De um modo muito sumário referimos o exemplo do modelo de produção sugerido por Levelt (1999). Levelt (1999) situa como ponto de partida para a produção as estruturas conceptuais, que irão ligar-se ao léxico, cujos itens lexicais activados via semântica irão, por sua vez, activar estruturas sintácticas e fonológicas. Estas últimas irão posteriormente ligar-se ao sistema motor.

Na percepção, o percurso é descrito, por exemplo, por Cutler & Clifton (1999), como inverso: a partir da análise de estruturas fonológicas dá-se a activação dos itens lexicais e, subsequentemente, de estruturas sintácticas e semânticas. A activação das várias estruturas decorre de interfaces entre determinadas fiadas de cada nível.

Descrições lineares deste tipo, que aqui apenas focamos sinteticamente, não representam, no entanto, uma equivalência real em termos de processamento. Isto é, de acordo com Jackendoff (2002: 202), a sequencialidade entre as interfaces das várias estruturas no processamento não corresponde, necessariamente, ao modo real como o processamento decorre. Esta visão de Jackendoff está de acordo com os modelos de processamento paralelo (e. g. Marslen-Wilson, Tyler & Seidenberg 1978) Não é necessário que haja o preenchimento total de cada nível de estrutura para que se possa dar a interface com o nível seguinte. Pelo contrário, de acordo com Jackendoff (2002: 202),

«[...] any fragment of structure at one level is sufficient to call into action (or activate) any processors that can make use of it.».

Na verdade, os próprios estudos de processamento salientam o modo incremental do decurso deste. Por exemplo, Levelt (1999: 88) assinala, a propósito da produção, que

As a consequence, the various processing components are normally simultaneously active, overlapping their processing as the tiles of a roof.».

Como enfatiza Jackendoff (2002: 215-217), que o processo de produção é incremental e não linear é comprovado por lapsi linguae e situações de “na ponta da língua”.

Do mesmo modo, relativamente à percepção, Cutler & Clifton (1999: 125) assinalam que

«[...] this interpretation process is incremental [...] and is sensitive to a wide variety of lexical, pragmatic, discourse, and knowledge-based factors.».

No decorrer destes processos é essencial a operação das regras da gramática, para que as interfaces entre os “fragmentos” seja organizada e não caótica (Jackendoff 2002: 202). Jackendoff exemplifica com enunciados sintáctica e semanticamente diferentes, mas cujas estruturas fonológicas são iguais.

Os exemplos propostos por Jackendoff (2002: 202) são: «It’s only a PARent, not * a TEACHer.» e «It’s only apPARent, not * REAL.». Segundo o A. o asterisco marca o ponto até ao qual acusticamente os enunciados são indistinguíveis. A ambiguidade é desfeita recorrendo à sintaxe e à semântica.

No decorrer da percepção, a activação dos itens lexicais não pode ser atingida apenas recorrendo às estruturas fonológicas. A própria segmentação fonológica entre palavras carece de informações de outros níveis, já que fonologicamente não há dados suficientes, nestes casos, para se proceder à activação lexical.

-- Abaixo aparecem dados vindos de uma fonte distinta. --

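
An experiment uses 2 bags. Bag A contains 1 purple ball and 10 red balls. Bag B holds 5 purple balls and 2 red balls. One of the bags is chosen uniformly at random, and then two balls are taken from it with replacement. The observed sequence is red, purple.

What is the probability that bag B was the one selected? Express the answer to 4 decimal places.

The likelihood of the observed sequence under each hypothesis: P(data | bag A) = (10/11)(1/11) = 0.082645; P(data | bag B) = (2/7)(5/7) = 0.20408.
The prior-weighted likelihoods are 1/2 · 0.082645 = 0.041322, 1/2 · 0.20408 = 0.10204; with total 0.14336.
Hence P(bag B | data) = (0.10204) / (0.14336) = 0.71176.

0.7118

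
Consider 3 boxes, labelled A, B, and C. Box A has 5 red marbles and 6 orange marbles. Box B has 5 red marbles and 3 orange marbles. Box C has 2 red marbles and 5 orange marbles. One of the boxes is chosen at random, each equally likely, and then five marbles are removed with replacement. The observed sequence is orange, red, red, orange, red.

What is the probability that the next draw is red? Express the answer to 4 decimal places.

For each hypothesis, P(data | H) works out to: P(data | box A) = (6/11)(5/11)(5/11)(6/11)(5/11) = 0.027941; P(data | box B) = (3/8)(5/8)(5/8)(3/8)(5/8) = 0.034332; P(data | box C) = (5/7)(2/7)(2/7)(5/7)(2/7) = 0.0119.
Multiplying each by its prior: 1/3 · 0.027941 = 0.0093138, 1/3 · 0.034332 = 0.011444, 1/3 · 0.0119 = 0.0039666; with total 0.024725.
The posterior is then P(box A | data) = 0.3767, P(box B | data) = 0.46286, P(box C | data) = 0.16043.
Averaging over the posterior, P(red next | data) = (5/11)(0.3767) + (5/8)(0.46286) + (2/7)(0.16043) = 0.50636.

0.5064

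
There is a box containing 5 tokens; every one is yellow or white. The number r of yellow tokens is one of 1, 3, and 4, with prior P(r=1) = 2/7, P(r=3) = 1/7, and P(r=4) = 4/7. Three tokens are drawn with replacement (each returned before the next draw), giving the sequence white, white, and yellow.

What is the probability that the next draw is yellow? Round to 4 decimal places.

Under each hypothesis, the probability of the observed sequence is: P(data | r = 1) = (4/5)(4/5)(1/5) = 16/125; P(data | r = 3) = (2/5)(2/5)(3/5) = 12/125; P(data | r = 4) = (1/5)(1/5)(4/5) = 4/125.
Multiplying each by its prior: 2/7 · 16/125 = 32/875, 1/7 · 12/125 = 12/875, 4/7 · 4/125 = 16/875; these sum to 12/175.
The posterior is then P(r = 1 | data) = 8/15, P(r = 3 | data) = 1/5, P(r = 4 | data) = 4/15.
The predictive probability is P(yellow next | data) = (1/5)(8/15) + (3/5)(1/5) + (4/5)(4/15) = 11/25.

0.4400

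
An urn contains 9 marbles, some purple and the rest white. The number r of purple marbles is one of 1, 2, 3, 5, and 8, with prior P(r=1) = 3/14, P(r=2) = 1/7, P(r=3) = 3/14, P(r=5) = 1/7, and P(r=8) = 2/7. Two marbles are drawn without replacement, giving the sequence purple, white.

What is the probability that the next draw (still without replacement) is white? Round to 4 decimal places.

For each hypothesis, P(data | H) works out to: P(data | r = 1) = (1/9)(8/8) = 1/9; P(data | r = 2) = (2/9)(7/8) = 7/36; P(data | r = 3) = (3/9)(6/8) = 1/4; P(data | r = 5) = (5/9)(4/8) = 5/18; P(data | r = 8) = (8/9)(1/8) = 1/9.
The prior-weighted likelihoods are 3/14 · 1/9 = 1/42, 1/7 · 7/36 = 1/36, 3/14 · 1/4 = 3/56, 1/7 · 5/18 = 5/126, 2/7 · 1/9 = 2/63; summing to 89/504.
Normalising, the posterior is P(r = 1 | data) = 12/89, P(r = 2 | data) = 14/89, P(r = 3 | data) = 27/89, P(r = 5 | data) = 20/89, P(r = 8 | data) = 16/89.
So P(white next | data) = Σ P(white next | H) P(H | data) = (1)(12/89) + (6/7)(14/89) + (5/7)(27/89) + (3/7)(20/89) + (0)(16/89) = 363/623.

0.5827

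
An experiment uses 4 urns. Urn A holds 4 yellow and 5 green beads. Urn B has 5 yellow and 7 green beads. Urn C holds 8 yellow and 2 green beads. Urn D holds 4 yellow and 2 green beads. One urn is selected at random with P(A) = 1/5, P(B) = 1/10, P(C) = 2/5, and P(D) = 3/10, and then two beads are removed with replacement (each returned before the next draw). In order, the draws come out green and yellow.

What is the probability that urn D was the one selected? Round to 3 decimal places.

Compute the likelihood of the observed sequence for each case: P(data | urn A) = (5/9)(4/9) = 0.24691; P(data | urn B) = (7/12)(5/12) = 0.24306; P(data | urn C) = (2/10)(8/10) = 0.16; P(data | urn D) = (2/6)(4/6) = 0.22222.
Weighting by the prior gives 1/5 · 0.24691 = 0.049383, 1/10 · 0.24306 = 0.024306, 2/5 · 0.16 = 0.064, 3/10 · 0.22222 = 0.066667; with total 0.20435.
So P(urn D | data) = (0.066667) / (0.20435) = 0.32623.

0.326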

O A. propõe que, nestas situações, o processador fonológico tem de manter em aberto a possibilidade de ligação a várias estruturas lexicais, através da activação das interfaces com os dados semânticos e sintácticos. A partir do momento em que a ambiguidade é desfeita através dos dados semânticos e sintácticos, Jackendoff (2002: 202) sustém que não cabe à própria semântica rejeitar a estrutura fonológica errada.

«Rather, the interface processors must pass down the inhibition of the rejected structure in succession to syntax and phonology.»,

O modo como no processamento se podem tecer as interfaces é estabelecido pela gramática. Como organização das diferentes estruturas, a gramática pode indicar a sucessividade dos pontos de interface entre os vários níveis. Assim, a gramática pode indicar que no processamento é possível estabelecer-se ligação entre determinados níveis e que outra interface só será possível depois de se ter atingido uma outra conexão.